In a blog post published today, Seedrs, the UK site that makes it easy to invest in early-stage startups, sheds some light on what it takes to reach the required tipping point to get funded through its equity-based crowdfunding platform. The key takeaway is that startups who are able to mobilise what Seedrs is calling “network” investors — people who have learned about the startup not through the platform but via friends, family members or someone else in their external network — have a far better chance of being funded.

… if there is one secret to success on Seedrs (or on any crowdfunding platform, be it equity-based or rewards-based), it is this: independent investors will only invest meaningfully if they see that the deal has momentum; and the only way to create momentum is to get network investors to invest the first chunk of capital.

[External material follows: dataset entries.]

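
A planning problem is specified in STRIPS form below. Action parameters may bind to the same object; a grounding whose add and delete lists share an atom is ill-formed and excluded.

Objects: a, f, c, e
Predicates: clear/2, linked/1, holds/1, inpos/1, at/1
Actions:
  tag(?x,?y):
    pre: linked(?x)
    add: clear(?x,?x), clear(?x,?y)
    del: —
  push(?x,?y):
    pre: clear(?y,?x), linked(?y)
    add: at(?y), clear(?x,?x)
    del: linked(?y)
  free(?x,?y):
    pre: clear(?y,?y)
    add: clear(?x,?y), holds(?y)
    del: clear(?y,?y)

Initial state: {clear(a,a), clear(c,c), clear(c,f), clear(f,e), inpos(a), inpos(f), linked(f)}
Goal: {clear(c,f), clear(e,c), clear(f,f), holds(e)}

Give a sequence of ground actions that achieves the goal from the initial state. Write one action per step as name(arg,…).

1. tag(f,a)  →  {clear(a,a), clear(c,c), clear(c,f), clear(f,a), clear(f,e), clear(f,f), inpos(a), inpos(f), linked(f)}
2. push(e,f)  →  {at(f), clear(a,a), clear(c,c), clear(c,f), clear(e,e), clear(f,a), clear(f,e), clear(f,f), inpos(a), inpos(f)}
3. free(a,e)  →  {at(f), clear(a,a), clear(a,e), clear(c,c), clear(c,f), clear(f,a), clear(f,e), clear(f,f), holds(e), inpos(a), inpos(f)}
4. free(e,c)  →  {at(f), clear(a,a), clear(a,e), clear(c,f), clear(e,c), clear(f,a), clear(f,e), clear(f,f), holds(c), holds(e), inpos(a), inpos(f)}

tag(f,a); push(e,f); free(a,e); free(e,c)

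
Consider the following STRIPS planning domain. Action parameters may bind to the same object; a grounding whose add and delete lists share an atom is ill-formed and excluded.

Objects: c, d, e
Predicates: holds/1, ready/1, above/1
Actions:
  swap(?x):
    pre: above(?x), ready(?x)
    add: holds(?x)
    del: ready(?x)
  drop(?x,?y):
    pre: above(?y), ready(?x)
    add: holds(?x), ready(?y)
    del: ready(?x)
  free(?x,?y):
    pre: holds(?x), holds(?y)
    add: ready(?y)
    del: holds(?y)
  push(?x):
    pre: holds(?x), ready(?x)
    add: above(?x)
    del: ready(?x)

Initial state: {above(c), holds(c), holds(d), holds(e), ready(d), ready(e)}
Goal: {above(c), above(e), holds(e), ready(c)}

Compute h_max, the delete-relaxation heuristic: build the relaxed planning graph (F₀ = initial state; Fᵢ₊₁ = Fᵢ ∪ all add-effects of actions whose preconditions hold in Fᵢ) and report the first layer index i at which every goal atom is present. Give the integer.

F0 = init (6 atoms)
F1 = F0 ∪ {above(d), above(e), ready(c)}  (9 atoms)
goal ⊆ F1  ⇒  h_max = 1

1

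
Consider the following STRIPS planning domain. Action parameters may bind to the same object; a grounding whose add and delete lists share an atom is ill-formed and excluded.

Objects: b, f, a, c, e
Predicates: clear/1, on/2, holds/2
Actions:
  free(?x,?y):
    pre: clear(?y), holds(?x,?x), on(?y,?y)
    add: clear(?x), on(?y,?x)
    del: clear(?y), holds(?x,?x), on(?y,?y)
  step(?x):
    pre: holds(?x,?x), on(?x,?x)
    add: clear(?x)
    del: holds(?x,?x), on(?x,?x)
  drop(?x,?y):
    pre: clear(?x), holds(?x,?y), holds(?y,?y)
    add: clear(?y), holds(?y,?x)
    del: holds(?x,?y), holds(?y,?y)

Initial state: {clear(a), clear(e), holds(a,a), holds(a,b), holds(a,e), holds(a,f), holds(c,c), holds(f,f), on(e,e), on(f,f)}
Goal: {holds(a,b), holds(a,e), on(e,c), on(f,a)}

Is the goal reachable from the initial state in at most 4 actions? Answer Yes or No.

Yes

1. free(c,e)  →  {clear(a), clear(c), holds(a,a), holds(a,b), holds(a,e), holds(a,f), holds(f,f), on(e,c), on(f,f)}
2. drop(a,f)  →  {clear(a), clear(c), clear(f), holds(a,a), holds(a,b), holds(a,e), holds(f,a), on(e,c), on(f,f)}
3. free(a,f)  →  {clear(a), clear(c), holds(a,b), holds(a,e), holds(f,a), on(e,c), on(f,a)}
optimal plan length = 3; 3 ≤ 4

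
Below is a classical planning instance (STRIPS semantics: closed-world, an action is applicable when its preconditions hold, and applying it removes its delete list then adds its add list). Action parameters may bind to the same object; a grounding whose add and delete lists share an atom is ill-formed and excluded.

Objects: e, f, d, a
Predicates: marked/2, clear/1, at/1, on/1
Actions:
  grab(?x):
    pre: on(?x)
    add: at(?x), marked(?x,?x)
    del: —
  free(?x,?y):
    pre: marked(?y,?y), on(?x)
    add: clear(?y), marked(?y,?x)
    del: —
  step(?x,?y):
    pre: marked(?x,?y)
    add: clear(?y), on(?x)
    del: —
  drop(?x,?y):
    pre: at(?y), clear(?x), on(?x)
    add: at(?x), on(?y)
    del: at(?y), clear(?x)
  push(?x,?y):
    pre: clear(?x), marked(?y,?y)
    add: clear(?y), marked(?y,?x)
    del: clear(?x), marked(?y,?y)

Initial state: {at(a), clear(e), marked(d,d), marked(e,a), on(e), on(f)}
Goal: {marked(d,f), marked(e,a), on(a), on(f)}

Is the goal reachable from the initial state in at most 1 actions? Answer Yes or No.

No

1. free(f,d)  →  {at(a), clear(d), clear(e), marked(d,d), marked(d,f), marked(e,a), on(e), on(f)}
2. drop(e,a)  →  {at(e), clear(d), marked(d,d), marked(d,f), marked(e,a), on(a), on(e), on(f)}
optimal plan length = 2; 2 > 1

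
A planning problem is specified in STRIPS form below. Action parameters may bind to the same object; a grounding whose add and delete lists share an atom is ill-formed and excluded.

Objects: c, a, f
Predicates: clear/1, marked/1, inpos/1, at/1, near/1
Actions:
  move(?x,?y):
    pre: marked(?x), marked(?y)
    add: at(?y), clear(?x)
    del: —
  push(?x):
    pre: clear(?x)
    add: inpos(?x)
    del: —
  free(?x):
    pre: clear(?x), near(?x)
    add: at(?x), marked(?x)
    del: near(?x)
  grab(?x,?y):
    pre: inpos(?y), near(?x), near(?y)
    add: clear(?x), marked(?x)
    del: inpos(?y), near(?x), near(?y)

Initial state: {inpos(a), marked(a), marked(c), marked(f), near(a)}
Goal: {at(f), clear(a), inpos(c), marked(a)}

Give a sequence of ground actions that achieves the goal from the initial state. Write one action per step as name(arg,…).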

Specifically, it pegs the tipping point of any campaign at 30-35% funded, after which, based on historical data since since Seedrs launched 11 months ago, a startup will almost certainly go on to raise its target funding. “If you want to stand a strong chance of successfully raising capital through Seedrs, you will need to mobilise your networks to invest about 30% of the capital you are seeking,” notes the post. It’s only after this point that “independent” investors, the majority of Seedr users who use the platform to discover startups that might be worth investing in, will likely follow in sufficient numbers to see a startup funded.

The data also shows a case of diminishing returns. To date, every startup that has hit 35% funded on Seedrs has gone on to get the full 100% of its target funding. Reach 30% funded and this drops to 90%. Meanwhile, achieving 20% funded brings the odds of meeting the full target to around 80%, all the way down to 5% equating to roughly a 50-50 chance of being funded.

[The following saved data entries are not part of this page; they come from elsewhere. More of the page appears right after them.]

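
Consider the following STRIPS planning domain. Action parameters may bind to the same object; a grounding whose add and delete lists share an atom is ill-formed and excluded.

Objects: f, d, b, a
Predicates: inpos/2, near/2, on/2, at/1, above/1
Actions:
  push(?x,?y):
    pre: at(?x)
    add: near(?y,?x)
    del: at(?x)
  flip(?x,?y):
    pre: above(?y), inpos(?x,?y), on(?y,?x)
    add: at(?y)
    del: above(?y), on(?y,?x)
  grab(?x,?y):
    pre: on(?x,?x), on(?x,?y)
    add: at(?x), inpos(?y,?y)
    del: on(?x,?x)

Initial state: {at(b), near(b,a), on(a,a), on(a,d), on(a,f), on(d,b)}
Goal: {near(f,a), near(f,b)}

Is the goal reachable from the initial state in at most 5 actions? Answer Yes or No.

1. push(b,f)  →  {near(b,a), near(f,b), on(a,a), on(a,d), on(a,f), on(d,b)}
2. grab(a,f)  →  {at(a), inpos(f,f), near(b,a), near(f,b), on(a,d), on(a,f), on(d,b)}
3. push(a,f)  →  {inpos(f,f), near(b,a), near(f,a), near(f,b), on(a,d), on(a,f), on(d,b)}
optimal plan length = 3; 3 ≤ 5

Yes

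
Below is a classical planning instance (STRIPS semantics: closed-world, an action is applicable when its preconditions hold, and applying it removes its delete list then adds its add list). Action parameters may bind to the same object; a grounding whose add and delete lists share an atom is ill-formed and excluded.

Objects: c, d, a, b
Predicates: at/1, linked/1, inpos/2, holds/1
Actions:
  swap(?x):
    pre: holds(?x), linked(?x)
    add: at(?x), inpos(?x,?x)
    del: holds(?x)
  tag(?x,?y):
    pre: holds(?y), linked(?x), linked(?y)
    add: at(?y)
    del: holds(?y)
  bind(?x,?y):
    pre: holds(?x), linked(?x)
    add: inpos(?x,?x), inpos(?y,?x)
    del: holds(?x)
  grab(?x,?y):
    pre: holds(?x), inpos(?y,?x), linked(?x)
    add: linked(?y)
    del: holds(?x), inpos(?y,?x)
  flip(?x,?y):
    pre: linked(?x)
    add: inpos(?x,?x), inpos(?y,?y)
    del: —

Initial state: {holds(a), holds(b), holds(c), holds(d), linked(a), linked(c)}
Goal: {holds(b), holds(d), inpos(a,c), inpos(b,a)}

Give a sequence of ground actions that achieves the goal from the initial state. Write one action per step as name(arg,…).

1. bind(c,a)  →  {holds(a), holds(b), holds(d), inpos(a,c), inpos(c,c), linked(a), linked(c)}
2. bind(a,b)  →  {holds(b), holds(d), inpos(a,a), inpos(a,c), inpos(b,a), inpos(c,c), linked(a), linked(c)}

bind(c,a); bind(a,b)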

Overall, Seedrs says that of the 200+ startups that have seen their listing go live on the platform, slightly fewer than 15% have hit their targets. “In other words, starting from 0% funded, you have about a 15% chance of making it,” writes the company.

Thus, the way to increase those odds is to mobilise friends and family and others in a startup’s external network to take the lead in investing so that independent investors registered on Seedrs will follow. Considering it’s often argued that crowdfunding replaces the friends and family round, that’s somewhat ironic. However, the psychology behind this pattern of behaviour isn’t really anything new.

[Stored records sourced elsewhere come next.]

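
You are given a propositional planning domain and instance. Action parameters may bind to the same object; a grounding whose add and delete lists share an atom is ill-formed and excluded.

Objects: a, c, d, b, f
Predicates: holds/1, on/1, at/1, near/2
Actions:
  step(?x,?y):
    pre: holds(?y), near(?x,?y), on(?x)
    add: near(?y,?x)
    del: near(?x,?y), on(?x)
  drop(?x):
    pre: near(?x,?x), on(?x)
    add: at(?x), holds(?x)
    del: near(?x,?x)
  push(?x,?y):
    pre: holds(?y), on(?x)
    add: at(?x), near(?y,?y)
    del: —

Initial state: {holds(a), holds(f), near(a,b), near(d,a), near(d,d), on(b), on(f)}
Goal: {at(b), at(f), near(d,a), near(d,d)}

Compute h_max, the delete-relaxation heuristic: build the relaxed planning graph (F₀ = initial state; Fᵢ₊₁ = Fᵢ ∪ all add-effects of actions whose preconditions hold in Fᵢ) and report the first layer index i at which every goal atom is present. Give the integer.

1

F0 = init (7 atoms)
F1 = F0 ∪ {at(b), at(f), near(a,a), near(f,f)}  (11 atoms)
goal ⊆ F1  ⇒  h_max = 1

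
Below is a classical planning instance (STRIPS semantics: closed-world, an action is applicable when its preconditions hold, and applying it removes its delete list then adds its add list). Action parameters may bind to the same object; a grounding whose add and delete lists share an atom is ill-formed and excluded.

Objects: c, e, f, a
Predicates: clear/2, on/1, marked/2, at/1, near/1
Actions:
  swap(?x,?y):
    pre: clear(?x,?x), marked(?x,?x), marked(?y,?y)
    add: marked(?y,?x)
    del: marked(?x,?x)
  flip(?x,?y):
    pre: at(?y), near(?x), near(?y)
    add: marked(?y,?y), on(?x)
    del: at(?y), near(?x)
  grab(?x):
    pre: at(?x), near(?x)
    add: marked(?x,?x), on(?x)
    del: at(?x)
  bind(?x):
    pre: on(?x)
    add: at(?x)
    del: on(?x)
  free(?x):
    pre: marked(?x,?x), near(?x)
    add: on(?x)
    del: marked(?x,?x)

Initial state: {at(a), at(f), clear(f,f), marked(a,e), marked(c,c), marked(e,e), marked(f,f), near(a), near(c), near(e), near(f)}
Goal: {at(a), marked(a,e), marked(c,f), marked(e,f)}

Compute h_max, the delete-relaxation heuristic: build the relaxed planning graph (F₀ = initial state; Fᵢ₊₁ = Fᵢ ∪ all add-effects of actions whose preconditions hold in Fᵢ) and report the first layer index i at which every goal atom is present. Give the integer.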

Seedrs says it’s partly because independent investors want to see that a startup’s founders are willing to do the hard graft of bringing in investment though their own networks, and can sell their vision. “The other reason is that that’s how human behaviour works,” writes the blog post, noting that people like to be part of something that’s “hot”, along with a more rational reliance on the so-called wisdom of the crowds, especially when that crowd has put its money where its mouth is.

“What this data shows—and it’s corroborated by loads of anecdotal evidence we’ve received—is that equity crowdfunding works best when the entrepreneur works hard to market the campaign and drive investors from his or her extended networks”, Seedrs CEO Jeff Lynn tells TechCrunch. “Independent investors don’t want to invest in a deal that’s 2% funded, and why should they? If the entrepreneur doesn’t have the skill and hustle to get friends, family, community members and others to put in a little bit of capital (and with a £10 minimum, it can be a very little bit), what chance is there that the entrepreneur will be successful when it comes to generating sales, driving traffic or hiring talent? Meanwhile, once our investor base sees that a deal is moving and getting interest, they have very deep pockets and are willing to reach into them.”

To that end, Seedrs has seen 26 funding campaigns succeed since it launched just under a year ago. £1,360,526 has been invested through the platform in total, with the average amount raised being £52,328 for an average of 14.5% equity from an average of 76 investors.